Re: Q: non-ASCII in syslog

Lennart Poettering <lennart@xxxxxxxxxxxxxx> · Wed, 27 Apr 2022 13:10:43 +0200

On Mi, 27.04.22 09:09, Ulrich Windl (Ulrich.Windl@xxxxxxxxxxxxxxxxxxxx) wrote:

> Hi!
>
> Having written an RFC 3164 compatible syslog daemon, I noticed that systemd
> created syslog messages with non-ASCII characters.
> The problem is that a remote syslogd can hardly guess the correct character
> set (I'm using rsyslog to forward local messages to a remote
> server).

It's 2022. I think at this point, software should always assume the
charset is UTF-8 if it doesn't have an reason to believe otherwise.

It's kinda what we started to do all across our codebase really. We'll
use UTF-8 for everything by default. For some things where people
complain sufficeintly loudly we'll conditionalize them so that we have
some fallback in place if we know for sure UTF-8 is not OK, but the
default we do is always and everywhere UTF-8.

> Example of such message:
> systemd-tmpfiles[3311]: [/usr/lib/tmpfiles.d/svnserve.conf:1] Line references
> path below legacy directory /var/run/, updating /var/run/svnserve →
> /run/svnserve; please update the tmpfiles.d/ drop-in file accordingly.
>
> (The arrow is encoded as three bytes (\xe2\x86\x92))
>
> RFC 5425 syslog messages require the use of a BOM (%xEF.BB.BF) at the
> beginning of a message if the message used UTF-8:

We do not implement RFC 5425, as glibc doesn't support that. In fact
we don't even implement RFC 3164 in full, since glibc generates the
messages in a very specific format only.

>
>       MSG             = MSG-ANY / MSG-UTF8
>       MSG-ANY         = *OCTET ; not starting with BOM
>       MSG-UTF8        = BOM UTF-8-STRING
>       BOM             = %xEF.BB.BF
>
> Wouldn't it make sense to add such a BOM for RFC 3164 syslog messages also if
> non-ASCII (i.e.: UTF-8) encoded characters are used?

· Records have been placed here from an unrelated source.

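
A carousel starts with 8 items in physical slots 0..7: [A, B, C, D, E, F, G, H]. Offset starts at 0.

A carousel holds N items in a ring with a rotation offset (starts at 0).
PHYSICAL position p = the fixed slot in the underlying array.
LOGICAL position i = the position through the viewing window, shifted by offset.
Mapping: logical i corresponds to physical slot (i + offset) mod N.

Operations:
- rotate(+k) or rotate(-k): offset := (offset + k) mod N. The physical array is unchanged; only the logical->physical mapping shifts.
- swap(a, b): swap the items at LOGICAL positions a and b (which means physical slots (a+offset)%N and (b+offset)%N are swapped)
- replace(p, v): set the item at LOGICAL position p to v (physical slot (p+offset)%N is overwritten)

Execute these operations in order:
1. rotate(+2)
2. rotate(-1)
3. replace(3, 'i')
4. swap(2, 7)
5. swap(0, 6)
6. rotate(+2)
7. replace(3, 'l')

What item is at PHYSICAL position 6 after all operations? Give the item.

Answer: l

Derivation:
After op 1 (rotate(+2)): offset=2, physical=[A,B,C,D,E,F,G,H], logical=[C,D,E,F,G,H,A,B]
After op 2 (rotate(-1)): offset=1, physical=[A,B,C,D,E,F,G,H], logical=[B,C,D,E,F,G,H,A]
After op 3 (replace(3, 'i')): offset=1, physical=[A,B,C,D,i,F,G,H], logical=[B,C,D,i,F,G,H,A]
After op 4 (swap(2, 7)): offset=1, physical=[D,B,C,A,i,F,G,H], logical=[B,C,A,i,F,G,H,D]
After op 5 (swap(0, 6)): offset=1, physical=[D,H,C,A,i,F,G,B], logical=[H,C,A,i,F,G,B,D]
After op 6 (rotate(+2)): offset=3, physical=[D,H,C,A,i,F,G,B], logical=[A,i,F,G,B,D,H,C]
After op 7 (replace(3, 'l')): offset=3, physical=[D,H,C,A,i,F,l,B], logical=[A,i,F,l,B,D,H,C]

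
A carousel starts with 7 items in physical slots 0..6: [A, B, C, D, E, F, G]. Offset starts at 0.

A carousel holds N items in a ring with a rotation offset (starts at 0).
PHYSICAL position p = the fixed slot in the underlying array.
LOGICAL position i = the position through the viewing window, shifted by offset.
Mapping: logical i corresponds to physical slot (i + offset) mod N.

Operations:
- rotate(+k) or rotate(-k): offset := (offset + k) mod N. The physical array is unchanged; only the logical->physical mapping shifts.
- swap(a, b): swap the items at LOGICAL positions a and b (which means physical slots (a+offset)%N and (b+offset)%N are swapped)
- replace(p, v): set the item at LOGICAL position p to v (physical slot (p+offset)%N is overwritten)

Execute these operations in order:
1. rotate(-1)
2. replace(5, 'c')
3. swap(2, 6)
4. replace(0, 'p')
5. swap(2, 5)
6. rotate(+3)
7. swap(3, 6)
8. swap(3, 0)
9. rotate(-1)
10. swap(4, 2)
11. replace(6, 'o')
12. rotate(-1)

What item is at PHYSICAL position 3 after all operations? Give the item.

Answer: C

Derivation:
After op 1 (rotate(-1)): offset=6, physical=[A,B,C,D,E,F,G], logical=[G,A,B,C,D,E,F]
After op 2 (replace(5, 'c')): offset=6, physical=[A,B,C,D,c,F,G], logical=[G,A,B,C,D,c,F]
After op 3 (swap(2, 6)): offset=6, physical=[A,F,C,D,c,B,G], logical=[G,A,F,C,D,c,B]
After op 4 (replace(0, 'p')): offset=6, physical=[A,F,C,D,c,B,p], logical=[p,A,F,C,D,c,B]
After op 5 (swap(2, 5)): offset=6, physical=[A,c,C,D,F,B,p], logical=[p,A,c,C,D,F,B]
After op 6 (rotate(+3)): offset=2, physical=[A,c,C,D,F,B,p], logical=[C,D,F,B,p,A,c]
After op 7 (swap(3, 6)): offset=2, physical=[A,B,C,D,F,c,p], logical=[C,D,F,c,p,A,B]
After op 8 (swap(3, 0)): offset=2, physical=[A,B,c,D,F,C,p], logical=[c,D,F,C,p,A,B]
After op 9 (rotate(-1)): offset=1, physical=[A,B,c,D,F,C,p], logical=[B,c,D,F,C,p,A]
After op 10 (swap(4, 2)): offset=1, physical=[A,B,c,C,F,D,p], logical=[B,c,C,F,D,p,A]
After op 11 (replace(6, 'o')): offset=1, physical=[o,B,c,C,F,D,p], logical=[B,c,C,F,D,p,o]
After op 12 (rotate(-1)): offset=0, physical=[o,B,c,C,F,D,p], logical=[o,B,c,C,F,D,p]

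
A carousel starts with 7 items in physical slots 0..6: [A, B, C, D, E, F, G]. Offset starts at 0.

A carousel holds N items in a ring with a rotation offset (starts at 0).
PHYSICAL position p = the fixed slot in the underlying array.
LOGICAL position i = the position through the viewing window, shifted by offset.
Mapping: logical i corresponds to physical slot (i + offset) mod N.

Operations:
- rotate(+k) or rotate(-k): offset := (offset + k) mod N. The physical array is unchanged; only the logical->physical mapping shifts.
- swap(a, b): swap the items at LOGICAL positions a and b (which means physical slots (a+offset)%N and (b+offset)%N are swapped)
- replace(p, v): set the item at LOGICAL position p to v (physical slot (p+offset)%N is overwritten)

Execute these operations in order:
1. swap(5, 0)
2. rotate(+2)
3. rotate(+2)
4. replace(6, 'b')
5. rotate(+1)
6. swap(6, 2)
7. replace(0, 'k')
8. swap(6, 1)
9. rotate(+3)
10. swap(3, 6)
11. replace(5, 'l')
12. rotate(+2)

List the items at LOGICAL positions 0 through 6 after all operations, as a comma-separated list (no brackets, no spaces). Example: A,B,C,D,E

Answer: b,E,k,l,G,B,C

Derivation:
After op 1 (swap(5, 0)): offset=0, physical=[F,B,C,D,E,A,G], logical=[F,B,C,D,E,A,G]
After op 2 (rotate(+2)): offset=2, physical=[F,B,C,D,E,A,G], logical=[C,D,E,A,G,F,B]
After op 3 (rotate(+2)): offset=4, physical=[F,B,C,D,E,A,G], logical=[E,A,G,F,B,C,D]
After op 4 (replace(6, 'b')): offset=4, physical=[F,B,C,b,E,A,G], logical=[E,A,G,F,B,C,b]
After op 5 (rotate(+1)): offset=5, physical=[F,B,C,b,E,A,G], logical=[A,G,F,B,C,b,E]
After op 6 (swap(6, 2)): offset=5, physical=[E,B,C,b,F,A,G], logical=[A,G,E,B,C,b,F]
After op 7 (replace(0, 'k')): offset=5, physical=[E,B,C,b,F,k,G], logical=[k,G,E,B,C,b,F]
After op 8 (swap(6, 1)): offset=5, physical=[E,B,C,b,G,k,F], logical=[k,F,E,B,C,b,G]
After op 9 (rotate(+3)): offset=1, physical=[E,B,C,b,G,k,F], logical=[B,C,b,G,k,F,E]
After op 10 (swap(3, 6)): offset=1, physical=[G,B,C,b,E,k,F], logical=[B,C,b,E,k,F,G]
After op 11 (replace(5, 'l')): offset=1, physical=[G,B,C,b,E,k,l], logical=[B,C,b,E,k,l,G]
After op 12 (rotate(+2)): offset=3, physical=[G,B,C,b,E,k,l], logical=[b,E,k,l,G,B,C]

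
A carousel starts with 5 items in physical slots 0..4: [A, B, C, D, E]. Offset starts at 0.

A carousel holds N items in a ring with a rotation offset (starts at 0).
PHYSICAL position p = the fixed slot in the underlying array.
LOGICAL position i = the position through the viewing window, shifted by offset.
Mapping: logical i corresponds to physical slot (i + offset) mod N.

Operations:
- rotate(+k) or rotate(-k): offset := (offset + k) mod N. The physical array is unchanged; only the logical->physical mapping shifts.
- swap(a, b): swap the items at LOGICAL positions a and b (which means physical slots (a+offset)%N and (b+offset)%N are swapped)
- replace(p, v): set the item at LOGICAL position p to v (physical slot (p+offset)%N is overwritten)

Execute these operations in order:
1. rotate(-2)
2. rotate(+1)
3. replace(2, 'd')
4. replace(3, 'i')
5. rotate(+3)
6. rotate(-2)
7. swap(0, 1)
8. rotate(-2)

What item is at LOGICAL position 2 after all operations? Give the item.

After op 1 (rotate(-2)): offset=3, physical=[A,B,C,D,E], logical=[D,E,A,B,C]
After op 2 (rotate(+1)): offset=4, physical=[A,B,C,D,E], logical=[E,A,B,C,D]
After op 3 (replace(2, 'd')): offset=4, physical=[A,d,C,D,E], logical=[E,A,d,C,D]
After op 4 (replace(3, 'i')): offset=4, physical=[A,d,i,D,E], logical=[E,A,d,i,D]
After op 5 (rotate(+3)): offset=2, physical=[A,d,i,D,E], logical=[i,D,E,A,d]
After op 6 (rotate(-2)): offset=0, physical=[A,d,i,D,E], logical=[A,d,i,D,E]
After op 7 (swap(0, 1)): offset=0, physical=[d,A,i,D,E], logical=[d,A,i,D,E]
After op 8 (rotate(-2)): offset=3, physical=[d,A,i,D,E], logical=[D,E,d,A,i]

Answer: d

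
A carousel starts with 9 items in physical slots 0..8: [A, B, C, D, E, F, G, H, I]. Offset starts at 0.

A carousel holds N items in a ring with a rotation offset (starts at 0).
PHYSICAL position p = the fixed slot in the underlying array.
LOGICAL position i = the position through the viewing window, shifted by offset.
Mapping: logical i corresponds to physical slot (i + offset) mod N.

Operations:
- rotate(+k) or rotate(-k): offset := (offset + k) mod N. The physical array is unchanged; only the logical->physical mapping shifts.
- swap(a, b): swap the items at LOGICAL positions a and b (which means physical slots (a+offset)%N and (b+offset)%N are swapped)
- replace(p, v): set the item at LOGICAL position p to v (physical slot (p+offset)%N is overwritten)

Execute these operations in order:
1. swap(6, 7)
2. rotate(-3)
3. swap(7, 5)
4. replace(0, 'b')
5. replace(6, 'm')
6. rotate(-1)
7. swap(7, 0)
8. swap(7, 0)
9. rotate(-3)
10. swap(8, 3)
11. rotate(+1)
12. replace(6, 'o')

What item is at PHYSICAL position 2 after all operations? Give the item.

After op 1 (swap(6, 7)): offset=0, physical=[A,B,C,D,E,F,H,G,I], logical=[A,B,C,D,E,F,H,G,I]
After op 2 (rotate(-3)): offset=6, physical=[A,B,C,D,E,F,H,G,I], logical=[H,G,I,A,B,C,D,E,F]
After op 3 (swap(7, 5)): offset=6, physical=[A,B,E,D,C,F,H,G,I], logical=[H,G,I,A,B,E,D,C,F]
After op 4 (replace(0, 'b')): offset=6, physical=[A,B,E,D,C,F,b,G,I], logical=[b,G,I,A,B,E,D,C,F]
After op 5 (replace(6, 'm')): offset=6, physical=[A,B,E,m,C,F,b,G,I], logical=[b,G,I,A,B,E,m,C,F]
After op 6 (rotate(-1)): offset=5, physical=[A,B,E,m,C,F,b,G,I], logical=[F,b,G,I,A,B,E,m,C]
After op 7 (swap(7, 0)): offset=5, physical=[A,B,E,F,C,m,b,G,I], logical=[m,b,G,I,A,B,E,F,C]
After op 8 (swap(7, 0)): offset=5, physical=[A,B,E,m,C,F,b,G,I], logical=[F,b,G,I,A,B,E,m,C]
After op 9 (rotate(-3)): offset=2, physical=[A,B,E,m,C,F,b,G,I], logical=[E,m,C,F,b,G,I,A,B]
After op 10 (swap(8, 3)): offset=2, physical=[A,F,E,m,C,B,b,G,I], logical=[E,m,C,B,b,G,I,A,F]
After op 11 (rotate(+1)): offset=3, physical=[A,F,E,m,C,B,b,G,I], logical=[m,C,B,b,G,I,A,F,E]
After op 12 (replace(6, 'o')): offset=3, physical=[o,F,E,m,C,B,b,G,I], logical=[m,C,B,b,G,I,o,F,E]

Answer: E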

There's plenty software that doesn't support RFC 5425, and putting a
BOM first is certainly not implemented in any of those. I think BOM is
hideous and defaulting to UTF-8 generally safe. If we'd put BOM first,
these messages would likely not be compatible with a large variety of
consumers anymore, because they can't handle BOM. This would be worse
than the status quo I am sure, since if we just send UTF-8 things
should generally just work fine for any software that either a) also
defaults to UTF-8 when encountering an 8bit char or b) is agonistic to
charsets and just passes data thorugh.

So, yeah, we might be stretching stdandards and tradition a bit, but
it actually works out quite well so far.

Lennart

--
Lennart Poettering, Berlin